Repression and Revolt in Oaxaca

PSC and Local Labor take to the streets in solidarity


PSC Members demonstrate outside the
Mexican consulate on June 28, 2006.

For almost four months, more than 70,000 teachers in the largely indigenous state of Oaxaca in southern Mexico have been waging a militant strike and facing murderous repression. The attacks on Oaxaca teachers follow massacres of striking miners, steel workers and townspeople of San Salvador Atenco. Meanwhile, in Mexico’s on-going electoral crisis, President Vicente Fox surrounded the Mexican Congress with armored personnel carriers (tanquetas) while federal police beat Congressmen. In protest against this militarization, opposition legislators blocked Fox’s final presidential address to Congress. Mexico is poised on a razor’s edge.

On June 14, an army of 3,500 riot police attempted to evict a huge strike encampment (plantón) in the center of the state capital. Scores of teachers were badly beaten, some within an inch of their lives. Police burned tents, invaded the teachers’ union hall and smashed the strikers’ radio station (Radio Plantón) while firing tear gas grenades on the crowd from a helicopter. But after three hours of pitched battle, tens of thousands of strikers drove out the police and took back the Zócalo, the city’s main plaza. Oaxaca city has been in the hands of the striking teachers ever since. Now, however, Oaxaca teachers face a new wave of deadly repression as death squads kill strikers and units of the Mexican army are entering the state.

In response to these atrocities the International Committee of the Professional Staff Congress of CUNY organized meetings with Mexican Ambassador Carlos de Icaza and protests outside of the Mexican Consulate in Midtown Manhattan on June 28. In all, about 50 or 60 students and the faculty turned out for the protests, which called on the ambassador to stop the use of violent police forces against the striking teachers. The protesters held signs that read “Support the Mexican Teachers,” and “Right to Organize, Right to Strike.” News and photos of the NYC demonstrations were published in Mexico. This greatly encouraged the strikers in Oaxaca, who fervently thanked New York trade unionists for their support.

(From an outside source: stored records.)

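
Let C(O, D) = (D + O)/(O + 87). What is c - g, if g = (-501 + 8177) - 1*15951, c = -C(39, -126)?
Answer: 347579/42 ≈ 8275.7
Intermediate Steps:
C(O, D) = (D + O)/(87 + O)
c = 29/42 (c = -(-126 + 39)/(87 + 39) = -(-87)/126 = -1*(-29/42) = 29/42 ≈ 0.69048)
g = -8275 (g = 7676 - 15951 = -8275)
c - g = 29/42 - 1*(-8275) = 29/42 + 8275 = 347579/42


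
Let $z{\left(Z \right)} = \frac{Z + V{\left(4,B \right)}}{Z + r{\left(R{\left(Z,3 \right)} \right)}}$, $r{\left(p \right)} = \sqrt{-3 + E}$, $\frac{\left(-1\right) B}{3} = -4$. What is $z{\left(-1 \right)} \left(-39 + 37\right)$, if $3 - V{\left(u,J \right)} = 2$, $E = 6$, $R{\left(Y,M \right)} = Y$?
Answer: $0$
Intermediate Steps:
$B = 12$ ($B = \left(-3\right) \left(-4\right) = 12$)
$V{\left(u,J \right)} = 1$ ($V{\left(u,J \right)} = 3 - 2 = 1$)
$r{\left(p \right)} = \sqrt{3}$ ($r{\left(p \right)} = \sqrt{-3 + 6} = \sqrt{3}$)
$z{\left(Z \right)} = \frac{1 + Z}{Z + \sqrt{3}}$ ($z{\left(Z \right)} = \frac{Z + 1}{Z + \sqrt{3}} = \frac{1 + Z}{Z + \sqrt{3}}$)
$z{\left(-1 \right)} \left(-39 + 37\right) = \frac{1 - 1}{-1 + \sqrt{3}} \left(-39 + 37\right) = \frac{1}{-1 + \sqrt{3}} \cdot 0 \left(-2\right) = 0 \left(-2\right) = 0$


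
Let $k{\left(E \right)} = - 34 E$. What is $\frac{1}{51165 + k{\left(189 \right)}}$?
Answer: $\frac{1}{44739} \approx 2.2352 \cdot 10^{-5}$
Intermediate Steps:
$\frac{1}{51165 + k{\left(189 \right)}} = \frac{1}{51165 - 6426} = \frac{1}{44739}$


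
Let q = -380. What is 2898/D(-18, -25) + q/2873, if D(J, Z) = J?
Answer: -462933/2873 ≈ -161.13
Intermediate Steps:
2898/D(-18, -25) + q/2873 = 2898/(-18) - 380/2873 = 2898*(-1/18) - 380*1/2873 = -161 - 380/2873 = -462933/2873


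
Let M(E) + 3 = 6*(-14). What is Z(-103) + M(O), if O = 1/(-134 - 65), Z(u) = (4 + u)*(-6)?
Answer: 507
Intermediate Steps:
Z(u) = -24 - 6*u
O = -1/199 (O = 1/(-199) = -1/199 ≈ -0.0050251)
M(E) = -87 (M(E) = -3 + 6*(-14) = -3 - 84 = -87)
Z(-103) + M(O) = (-24 - 6*(-103)) - 87 = (-24 + 618) - 87 = 594 - 87 = 507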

The striking teachers in Oaxaca have massive popular support against the repressive government. In June, July and August, hundreds of thousands of Oaxacans came out in repeated “megamarchas” to demand the ouster of Governor Ulises Ruiz Ortiz. In response to government attacks, strikers took over the governor’s office, city hall, the state legislature and supreme court. To counter the lies spread by pro-government media, teachers occupied five radio stations and a television station, which is now being run by a women’s collective. The state government responded by sending in armed thugs who fired on the TV studio with machine guns and destroyed the station’s antenna. Unmarked SUVs with police and masked gunmen make nighttime forays into the city.

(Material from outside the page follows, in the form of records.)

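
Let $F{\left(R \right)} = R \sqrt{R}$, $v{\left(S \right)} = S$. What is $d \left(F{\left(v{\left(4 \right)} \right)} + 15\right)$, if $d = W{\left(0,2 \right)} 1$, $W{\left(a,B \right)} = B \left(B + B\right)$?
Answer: $184$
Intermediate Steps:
$F{\left(R \right)} = R^{\frac{3}{2}}$
$W{\left(a,B \right)} = 2 B^{2}$ ($W{\left(a,B \right)} = B 2 B = 2 B^{2}$)
$d = 8$ ($d = 2 \cdot 2^{2} \cdot 1 = 2 \cdot 4 \cdot 1 = 8 \cdot 1 = 8$)
$d \left(F{\left(v{\left(4 \right)} \right)} + 15\right) = 8 \left(4^{\frac{3}{2}} + 15\right) = 8 \left(8 + 15\right) = 8 \cdot 23 = 184$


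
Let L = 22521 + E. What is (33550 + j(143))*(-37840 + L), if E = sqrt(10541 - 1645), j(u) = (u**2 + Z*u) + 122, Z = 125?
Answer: -1102906724 + 575968*sqrt(139) ≈ -1.0961e+9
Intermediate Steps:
j(u) = 122 + u**2 + 125*u (j(u) = (u**2 + 125*u) + 122 = 122 + u**2 + 125*u)
E = 8*sqrt(139) (E = sqrt(8896) = 8*sqrt(139) ≈ 94.319)
L = 22521 + 8*sqrt(139) ≈ 22615.
(33550 + j(143))*(-37840 + L) = (33550 + (122 + 143**2 + 125*143))*(-37840 + (22521 + 8*sqrt(139))) = (33550 + (122 + 20449 + 17875))*(-15319 + 8*sqrt(139)) = (33550 + 38446)*(-15319 + 8*sqrt(139)) = 71996*(-15319 + 8*sqrt(139)) = -1102906724 + 575968*sqrt(139)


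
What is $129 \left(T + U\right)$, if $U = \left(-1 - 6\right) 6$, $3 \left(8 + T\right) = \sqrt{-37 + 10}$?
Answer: $-6450 + 129 i \sqrt{3} \approx -6450.0 + 223.43 i$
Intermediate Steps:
$T = -8 + i \sqrt{3}$ ($T = -8 + \frac{\sqrt{-37 + 10}}{3} = -8 + \frac{\sqrt{-27}}{3} = -8 + \frac{3 i \sqrt{3}}{3} = -8 + i \sqrt{3} \approx -8.0 + 1.732 i$)
$U = -42$ ($U = \left(-7\right) 6 = -42$)
$129 \left(T + U\right) = 129 \left(\left(-8 + i \sqrt{3}\right) - 42\right) = 129 \left(-50 + i \sqrt{3}\right) = -6450 + 129 i \sqrt{3}$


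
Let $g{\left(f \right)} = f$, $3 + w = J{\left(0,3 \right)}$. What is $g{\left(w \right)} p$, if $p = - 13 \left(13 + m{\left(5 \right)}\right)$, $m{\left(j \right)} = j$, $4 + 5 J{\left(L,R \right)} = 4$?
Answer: $702$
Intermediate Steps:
$J{\left(L,R \right)} = 0$ ($J{\left(L,R \right)} = - \frac{4}{5} + \frac{1}{5} \cdot 4 = - \frac{4}{5} + \frac{4}{5} = 0$)
$w = -3$ ($w = -3 + 0 = -3$)
$p = -234$ ($p = - 13 \left(13 + 5\right) = \left(-13\right) 18 = -234$)
$g{\left(w \right)} p = \left(-3\right) \left(-234\right) = 702$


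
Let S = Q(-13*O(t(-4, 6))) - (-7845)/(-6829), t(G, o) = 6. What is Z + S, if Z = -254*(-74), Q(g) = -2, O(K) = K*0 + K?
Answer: 128336381/6829 ≈ 18793.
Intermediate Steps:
O(K) = K (O(K) = 0 + K = K)
S = -21503/6829 (S = -2 - (-7845)/(-6829) = -2 - (-7845)*(-1)/6829 = -2 - 1*7845/6829 = -2 - 7845/6829 = -21503/6829 ≈ -3.1488)
Z = 18796
Z + S = 18796 - 21503/6829 = 128336381/6829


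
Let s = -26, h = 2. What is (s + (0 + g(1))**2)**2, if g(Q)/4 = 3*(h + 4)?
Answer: 26604964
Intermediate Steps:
g(Q) = 72 (g(Q) = 4*(3*(2 + 4)) = 4*(3*6) = 4*18 = 72)
(s + (0 + g(1))**2)**2 = (-26 + (0 + 72)**2)**2 = (-26 + 72**2)**2 = (-26 + 5184)**2 = 5158**2 = 26604964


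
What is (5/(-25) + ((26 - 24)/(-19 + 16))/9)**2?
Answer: 1369/18225 ≈ 0.075117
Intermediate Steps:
(5/(-25) + ((26 - 24)/(-19 + 16))/9)**2 = (5*(-1/25) + (2/(-3))*(1/9))**2 = (-1/5 + (2*(-1/3))*(1/9))**2 = (-1/5 - 2/3*1/9)**2 = (-1/5 - 2/27)**2 = (-37/135)**2 = 1369/18225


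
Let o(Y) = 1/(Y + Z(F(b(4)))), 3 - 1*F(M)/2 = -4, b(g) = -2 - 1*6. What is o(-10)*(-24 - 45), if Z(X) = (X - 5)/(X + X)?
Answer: 1932/271 ≈ 7.1292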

In late August a “caravan of death” of 40 vehicles carrying police and gun thugs careened through the city, killing an architect. The strikers responded by throwing up more than 500 barricades throughout the city. Around the state, dozens of city halls have been taken over by strikers and repressive local bosses thrown out. Currently, negotiations are underway in Mexico City between the strikers and the federal government. But while top officials talk of “facilitating” Congressional hearings on the teachers’ call to oust the hated Governor Ruiz, they are surreptitiously sending counterinsurgency troops into Oaxaca to “investigate” spurious claims that the strike is linked to guerrilla groups. Large-scale repression could be launched at any moment. So far, five strike supporters have been murdered by police and gunmen, while a number of strike leaders (Catarino Torres Pereda, Germán Mendoza Nube, Evangelio Mendoza González y Ramiro Aragón Pérez) have been jailed.

Now a strong demonstration of solidarity with the Oaxaca teachers is needed. The AELLA urges unionists to add their voices to this call and bring friends and coworkers on Thursday, September 21, 5-6 p.m. to protest again outside the Mexican consulate, 27 East 39th Street (between Madison and Park).

Much of the material for this article was provided by The Association of Latino and Latin American Students of CUNY.